Ein Realbeispiel fernab von Romanen !
Wie wäre ein General Custer ? 
Auch real, kennt jeder, aber wer weiß mehr über ihn als seine Taten ? Hintergründe fehlanzeige !

btw. was ist ein Goodwin ? frisch ausgedacht?


----------



## Matthias Dammes (25. Dezember 2017)

Sehr interessanter Artikel über die Fan-Kritik zu Empire Strikes Back, das zunächst auch die Meinungen stark gespalten hat:

https://movieweb.com/empire-strikes-back-last-jedi-comparisons-reviews/


----------



## Wamboland (25. Dezember 2017)

MichaelG schrieb:


> In der heutigen Zeit kannst Du einen Staat ganz schnell handlungsunfähig machen, wenn es wirklich gewollt wäre und man es bewußt darauf anlegt und die entsprechenden Fähigkeiten und die entsprechenden Reserven hast um das durchzuführen. Dazu ist die (über die letzten Jahrzehnte, teilweise künstlich erschaffene) Abhängigkeit von modernen Errungenschaften mittlerweile viel zu hoch. Mal flapsig formuliert. Wäre Anfang des 20. Jahrhunderts der Strom weg gewesen hätte man zu Kerzen gegriffen. Das wäre das einzige Manko gewesen. Heute hängen von Strom und Internet so viele (lebenswichtige) Dinge ab, was nur die wenigsten realisieren.
> 
> Hacken, Börsen crashen lassen, die Stromversorger sind "smart" und über Internet angreifbar u.s.w. Selbst Militär ist im Internet und angreifbar (nicht umsonst gibt es z.B. IT-Abwehrspezialisten in der Bundeswehr, was aber eine Abwehr eines potentiellen Angriffs/einer Angriffswelle nicht automatisch erfolgreich werden läßt).
> 
> ...



Ok, das stimmt, aber wir reden hier ja von einem direkten militärischen Angriff.


----------



## mchell666 (27. Dezember 2017)

Mein Kinobesuch zu Star Wars Episode VIII (E8 endete mit einem Trauma. Während die hofierten Kritiker den Film über den grünen Klee loben, haben die Fans (s. IMDb - Movies, TV and Celebrities - IMDb) eine sehr konträre Meinung, welche kein gutes Haar an diesem Mach(t)werk lässt. 

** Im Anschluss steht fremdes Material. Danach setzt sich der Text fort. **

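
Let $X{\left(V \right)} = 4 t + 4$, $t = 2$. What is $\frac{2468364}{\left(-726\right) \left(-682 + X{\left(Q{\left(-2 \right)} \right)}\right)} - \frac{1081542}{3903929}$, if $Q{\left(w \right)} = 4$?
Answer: $\frac{759186178543}{158245762015} \approx 4.7975$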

*Das Vermächtnis von 40 Jahren Star Wars* ist geprägt von durchdachten Geschichten, liebevollen Figuren mit Witz und Humor, großer Tragik, vielschichtigen Charakteren und angsteinflößenden Schurken die Tiefe und nachvollziehbare Beweggründe haben. Es besteht neben den Filmen aus unzähligen Büchern, Spielen, Animationsfilmen, Fan Fiction, etc.

In E8 hat Director und Drehbuchschreiber Rian Johnson es geschafft dieses Vermächtnis komplett zu ignorieren. Durch E8 wurden alles davor Veröffentlichte für wertlos erklärt. Sollte er versucht haben, die größtmögliche Zahl an Start Wars Fan maximal zu beleidigen, wurde das Ziel erreicht. E8 ist nicht nur ein schlechter Film – *E8 ist in allen Belangen ein katastrophaler Reinfall*.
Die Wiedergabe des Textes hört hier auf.